Marketing Automation Buyer's Guide

Is Your Marketing Automation Too Impersonal? Here’s How to Humanize It

Is Your Automation Too Impersonal? Here's How to Humanize It

Is Your Automation Too Impersonal? Here's How to Humanize It

The purpose of marketing automation is to minimize human effort in the tedium of marketing. This can be a great boon to marketers as it removes the need to focus on busy work and frees up time to focus on more pressing issues. Though this all seems well and good, how much automation is too much? Your leads crave the ease of automation with the personal touches legacy marketing strategies bring to the table. Is there a way for marketers to have their cake and eat it too?

There is absolutely a balance users can strike that affords the convenience of marketing automation while still working personally with leads.

You may have heard the old wisdom that knowing is half the battle. That holds up when applied to your automation balancing. Data and how organizations manage it are the keys to creating the personal experiences your leads hunger for. A strong Customer Relationship Management system can help with this. A CRM’s customer data repository is one of the most effective ways to juggle the overwhelming volume of information concerning your leads.

Granted, this bent towards data requires organizations to be extremely with audits, GDPR compliance, and general day-to-day upkeep. Actionable, clean data is the key to personalization, and companies using it are six times more likely to give marketing teams ownership of their customers. A functional database is a personalized database.

After you establish a healthy database, it’s time to use automated marketing. This is the part of the process you should have the least amount of trouble with for the sole fact that your software is going to be doing most of the work for you. Send out your automated emails, monitor clickthroughs and segment your leads. Do everything you’re accustomed to with your automation strategy, as the real humanization comes after the initial wave of solution-assisted efforts.

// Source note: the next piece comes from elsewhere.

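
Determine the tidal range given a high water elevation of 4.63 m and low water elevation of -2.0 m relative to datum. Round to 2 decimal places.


Tidal range = High water - Low water
Tidal range = 4.63 - (-2.0)
Tidal range = 6.63 m

6.63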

So you’ve made your rounds of automation and you’ve developed a list of qualified leads. You could keep using your solution to interact, but you also run the risk of alienating them with more “robotic” marketing. For more humanized and personal marketing efforts, consider using automation as a means to get in the door. After you’ve got them interested, take a more traditional route and interact more personally.

Get to know them a little and engage them on a one-to-one level. This goes even beyond the sale. After a lead has been converted, keep periodically checking in with them. Personalized nurturing develops a relationship between the customer and your brand and is proven to turn leads into sales and sales into repeat customers.

The best way to balance your brand’s humanity with your automation efforts is to develop a unique brand voice. Brands that have a definitive voice are proven to be more effective at relating to their desired demographic. If your automated messages are written with an appealing voice backed up by your brand’s personality, the fact that they’re not being personally sent becomes almost irrelevant. If marketers can turn a brand, which by definition, is an entity lacking an inherent personality, into something personable, they can absolutely overcome the fact that a “real person” isn’t hitting send on that message.